The girls were all so happy to be with each other again and so were we! ❤❤❤❤❤
It is the 40th day Keira has been in isolation and in just a few short days she and Dave may be coming back home! 🤗
I am SO happy to share that she has only had one blood transfusion in the past week, her platelets seem to have engrafted as those levels are spiking, and her neutrophils are on their way up! The results from her first bone marrow aspirate following her gene therapy also appear to be in line with the results of other successful patients so we are beyond happy with that!

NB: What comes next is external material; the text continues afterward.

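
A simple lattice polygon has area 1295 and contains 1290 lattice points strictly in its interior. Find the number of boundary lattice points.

12

Pick's theorem gives A = I + B/2 − 1, so B = 2(A − I + 1) = 2(1295 − 1290 + 1) = 12.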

The doctors said we could expect to be discharged by the end of this week or beginning of next. This is how excited Dave and Keira are (and us too)! ❤
Dave has officially settled in at the hospital and Keira is as happy as can be! She hasn’t needed a transfusion (for hemoglobin or platelets) in five days, which is amazing, and she is well on her way to a quick recovery – albeit with 50% less hair. We are so relieved she is doing well and back to eating and drinking on her own. Her weight has also stayed steady, at around 10.6 kg, this whole time, which was something I was concerned about when we started this process.
Today, the doctors said if her neutrophils rise as they should she may even get to come home next week! Yay!
Meanwhile, on the home front, we have had a busy few days with Eva and Livvy and I have loved it!
We ate lunch outside at one of our favorite restaurants, made origami hearts and Halloween decorations with Eva, played dress up with Livvy, went for a walk to see all the fall leaves and horses that live next door, completed a puzzle with Eva, walked down the street to wave at Dad and Keira in the hospital room, played at the playground, and danced in the rain!
I may have mentioned that when we first planned on Keira’s stay in the isolation room for 40+ days that Dave and I planned to switch out each week. Well, thanks to COVID-19, this was one of many things that had to change.
Thus, my staying for the first 4 weeks until Keira was past the mucositis phase, when her immune system would be at its weakest. Now that she is past that, recovering well and Dave passed his COVID test, we were able to switch.
Being outside, walking around without a time limit, felt so weird and so wonderful at the same time. That smile under mask didn’t fade the whole walk home, thinking about seeing my girls.
While I am having trouble even wrapping my brain around not seeing Keira in person for the next few weeks, I am beyond excited to be with Eva and Livvy, who I have missed SO much! Giving them hugs in person literally brought tears to my eyes today.
And I know Dave was so happy to see Keira. And vice versa, once she realized the masked man with the longer locks was her Dad. 😆
Never when we first heard the words Metachromatic Leukodystrophy would we have imagined our lives would lead us here. But we are so grateful it has. This journey has not been easy and we know the road ahead won’t be either. But these gorgeous faces make it all ok, and we will always do everything we can to keep them smiling.